Have you ever worried about the lifetime of your stored data? You should.
- Google did a study that has shown an hard drive reliability to be even lower than previously thought.
- Professionally pressed DVDs and CDs have a shorter lifespan than recordable ones due to the materials involved. (Sorry, no link. Let me know if you have one.)
- Hard drive density is now so high that error correction is constantly active (Again, let me know if you remember where I read this)
Now that I’ve scared you a bit, you’re probably asking about the one format type I seem to be leading to. Recordable Optical discs.
If you’re curious, I’ll provide links, but I’ll summarize for the busy: When backing up, use DVD+R (Avoid DVD-R) discs and make sure they were manufactured in Japan or Taiwan. (Especially avoid Indian discs) If your job depends on it, make sure you get “Archival-grade” discs.
Here are the details:
- How to Choose CD/DVD Archival Media
- Answers to your questions about CD/DVD archival capacity and testing
And, as usual, store your stuff in a cool, dry place and use cases made from acid-free plastic. That alone will probably make your old DVD-Rs and CD-Rs stay readable for twice as long. 🙂
Archival and Optical Media by Stephan Sokolow is licensed under a Creative Commons Attribution-ShareAlike 4.0 International License.
I’ve seen similar information before. Actually, the last time I read it, I think I remember someone saying that many of the common manufactured CD-Rs, billed for 50+ years of life, were actually lasting about 10 years. No, I don’t hve a cite. It was years ago.
There are other aspects that I find frightening about data storage. First of all, I remember reading an article about a common minor error in the Intel north bridge at the time that meant that there might be a subtle data corruption going on, just a bit or two every few hours, that would eventually make the data unusable and unrecoverable. They further went on to hypothesize that, if a country really did want to apply electronic terrorism to take down a country, such a mechanism whether it’s physical or software-based, would be frighteningly effective. It’s small changes, so no one notices the difference, but before you know it, none of the data can be trusted. Could you imagine what would happen to the banking systems if it was found out that one bit in a billion had been flipped every day?

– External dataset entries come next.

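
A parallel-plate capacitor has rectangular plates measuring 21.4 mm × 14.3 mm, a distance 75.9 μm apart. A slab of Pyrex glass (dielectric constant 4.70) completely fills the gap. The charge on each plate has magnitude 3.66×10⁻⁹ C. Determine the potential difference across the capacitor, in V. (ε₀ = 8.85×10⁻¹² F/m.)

A = 21.4 × 14.3 mm² = 3.06×10⁻⁴ m².
C = κε₀A/d = 4.70 × 8.85×10⁻¹² × 3.06×10⁻⁴ / 7.59×10⁻⁵ = 1.68×10⁻¹⁰ F.
V = Q/C = 3.66×10⁻⁹ / 1.68×10⁻¹⁰ = 21.8 V.

21.8 V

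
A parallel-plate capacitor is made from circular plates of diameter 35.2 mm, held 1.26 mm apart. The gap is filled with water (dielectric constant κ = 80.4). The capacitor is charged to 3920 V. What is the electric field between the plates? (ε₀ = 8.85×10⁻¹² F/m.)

E = V/d = 3920 / 1.26×10⁻³ = 3.11×10⁶ V/m.

E ≈ 3.11 MV/m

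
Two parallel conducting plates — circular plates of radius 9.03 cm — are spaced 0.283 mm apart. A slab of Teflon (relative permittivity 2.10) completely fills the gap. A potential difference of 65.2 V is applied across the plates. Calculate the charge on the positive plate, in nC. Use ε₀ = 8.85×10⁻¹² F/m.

110 nC

A = π(9.03 cm)² = 2.56×10⁻² m².
C = κε₀A/d = 2.10 × 8.85×10⁻¹² × 2.56×10⁻² / 2.83×10⁻⁴ = 1.68×10⁻⁹ F.
Q = CV = 1.68×10⁻⁹ × 65.2 = 1.10×10⁻⁷ C.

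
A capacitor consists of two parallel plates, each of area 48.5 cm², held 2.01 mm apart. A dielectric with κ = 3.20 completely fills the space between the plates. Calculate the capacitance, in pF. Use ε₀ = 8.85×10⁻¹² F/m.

A = 48.5 cm² = 4.85×10⁻³ m².
C = κε₀A/d = 3.20 × 8.85×10⁻¹² × 4.85×10⁻³ / 2.01×10⁻³ = 6.83×10⁻¹¹ F.

C ≈ 68.3 pF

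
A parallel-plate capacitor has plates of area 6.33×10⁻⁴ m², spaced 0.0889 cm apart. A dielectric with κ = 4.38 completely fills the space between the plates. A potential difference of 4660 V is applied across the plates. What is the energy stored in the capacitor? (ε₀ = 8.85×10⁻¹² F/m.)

300 μJ

C = κε₀A/d = 4.38 × 8.85×10⁻¹² × 6.33×10⁻⁴ / 8.89×10⁻⁴ = 2.76×10⁻¹¹ F.
U = ½CV² = ½ × 2.76×10⁻¹¹ × (4660)² = 3.00×10⁻⁴ J.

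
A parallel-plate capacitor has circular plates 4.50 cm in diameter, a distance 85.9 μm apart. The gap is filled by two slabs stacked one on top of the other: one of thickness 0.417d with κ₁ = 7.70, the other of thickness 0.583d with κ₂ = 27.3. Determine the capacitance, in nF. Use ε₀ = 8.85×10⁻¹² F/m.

C ≈ 2.17 nF

A = π(4.50/2 cm)² = 1.59×10⁻³ m².
Stacked slabs ⇒ two capacitors in series, each with the full plate area.
C₁ = κ₁ε₀A/d₁ = 7.70 × 8.85×10⁻¹² × 1.59×10⁻³ / 3.58×10⁻⁵ = 3.03×10⁻⁹ F.
C₂ = κ₂ε₀A/d₂ = 27.3 × 8.85×10⁻¹² × 1.59×10⁻³ / 5.01×10⁻⁵ = 7.67×10⁻⁹ F.
C = (1/C₁ + 1/C₂)⁻¹ = 2.17×10⁻⁹ F.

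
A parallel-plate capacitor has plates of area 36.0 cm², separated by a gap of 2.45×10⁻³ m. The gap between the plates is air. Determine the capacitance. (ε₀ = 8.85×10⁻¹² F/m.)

13.0 pF

A = 36.0 cm² = 3.60×10⁻³ m².
C = ε₀A/d = 8.85×10⁻¹² × 3.60×10⁻³ / 2.45×10⁻³ = 1.30×10⁻¹¹ F.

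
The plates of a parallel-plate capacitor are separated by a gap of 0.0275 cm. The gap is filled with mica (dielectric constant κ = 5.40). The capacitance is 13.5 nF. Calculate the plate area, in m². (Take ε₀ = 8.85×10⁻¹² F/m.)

A = Cd/(κε₀) = 1.35×10⁻⁸ × 2.75×10⁻⁴ / (5.40 × 8.85×10⁻¹²) = 7.77×10⁻² m².

A ≈ 0.0777 m²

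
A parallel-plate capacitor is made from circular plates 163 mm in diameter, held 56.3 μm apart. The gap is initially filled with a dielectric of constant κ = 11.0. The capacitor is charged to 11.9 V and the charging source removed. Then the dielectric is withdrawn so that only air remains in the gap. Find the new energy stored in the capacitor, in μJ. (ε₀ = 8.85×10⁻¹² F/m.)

A = π(163/2 mm)² = 2.09×10⁻² m².
Initially C₁ = κε₀A/d = 11.0 × 8.85×10⁻¹² × 2.09×10⁻² / 5.63×10⁻⁵ = 3.61×10⁻⁸ F.
U₁ = 2.55×10⁻⁶ J.
Isolated ⇒ Q is held fixed. C₂ = 0.0909 C₁ and U = Q²/(2C), so U₂/U₁ = C₁/C₂ = 11.0.
U₂ = 11.0 × 2.55×10⁻⁶ = 2.81×10⁻⁵ J.

28.1 μJ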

Lastly, even if the media survives, will the format? We started by carving into stone and clay, artifacts which have survived for thousands of years. We moved to paper and papyrus which will still last centuries with some basic care. Disks and discs will last decades. Webpages… last for days and are often then lost forever. And have you ever tried to open a 10-year-old Microsoft Word document let alone a document written in software from a company that has gone out of business? Even if our media survive, future generations may be able to do little more than say, “Yup, looks like they were using some kind of binary storage here.”
That’s why I constantly upgrade my media (I’m just finishing the transition from CD-R to DVD+R) and have a little cron script which sends me a daily report on any of the following “disallowed formats”:
– Formats where the viewer/converter/extractor is non-free. (eg. RAR and ACE archives)
– Binary Blob formats (eg. MS Office Docs)
– etc.
I’m also working on an extension that will make it auto-correct such problems. (converting RAR and ACE to 7-Zip, converting MS Office to WAR (HTML plus images in a tar archive) or OpenDocument, etc.)
If you weren’t aware, OpenDocument (which OpenOffice uses) is a handful of XML files (and any embedded images) inside a zip archive with a non-zip extension.
Oh, and I’m planning on writing a proxy server which archives every file (excluding certain formats like archives, music, and videos) that the browser requests. The problem of website mortality has always bothered me… especially since some webmasters are rude enough to abuse robots.txt to block the Wayback Machine’s archival crawler.